The Correct Option is C

Step 1: Understanding the Question:
We need to evaluate a definite integral with limits from \(0\) to \(\pi/2\).
The integrand involves trigonometric functions that exhibit symmetry around the midpoint of the interval.
Step 2: Key Formula or Approach:
Use the "King's Property" of definite integrals:
\[ \int_{a}^{b} f(x) \, dx = \int_{a}^{b} f(a+b-x) \, dx \]
Step 3: Detailed Explanation:
Let \( I = \int_{0}^{\pi/2} \frac{\sin x}{\sin x + \cos x} \, dx \) --- (Eq. 1)
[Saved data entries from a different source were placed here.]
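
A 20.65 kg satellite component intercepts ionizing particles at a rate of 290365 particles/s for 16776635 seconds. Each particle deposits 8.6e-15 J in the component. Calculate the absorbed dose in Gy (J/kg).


Total energy deposited = rate * time * E_per
  = 290365 * 16776635 * 8.6e-15 = 0.04189359 J
Dose = E_total / mass = 0.04189359 / 20.65
Dose = 0.002028745 Gy

0.0020 Gy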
Applying the property \(\int_{0}^{a} f(x) dx = \int_{0}^{a} f(a-x) dx\):
\[ I = \int_{0}^{\pi/2} \frac{\sin(\pi/2 - x)}{\sin(\pi/2 - x) + \cos(\pi/2 - x)} \, dx \]
Since \(\sin(\pi/2 - x) = \cos x\) and \(\cos(\pi/2 - x) = \sin x\):
\[ I = \int_{0}^{\pi/2} \frac{\cos x}{\cos x + \sin x} \, dx \] --- (Eq. 2)
Adding (Eq. 1) and (Eq. 2):
\[ 2I = \int_{0}^{\pi/2} \frac{\sin x + \cos x}{\sin x + \cos x} \, dx \]
\[ 2I = \int_{0}^{\pi/2} 1 \, dx \]
\[ 2I = [x]_{0}^{\pi/2} = \frac{\pi}{2} \]
\[ I = \frac{\pi}{4} \]
Step 4: Final Answer:
The value of the integral is \( \dfrac{\pi}{4} \).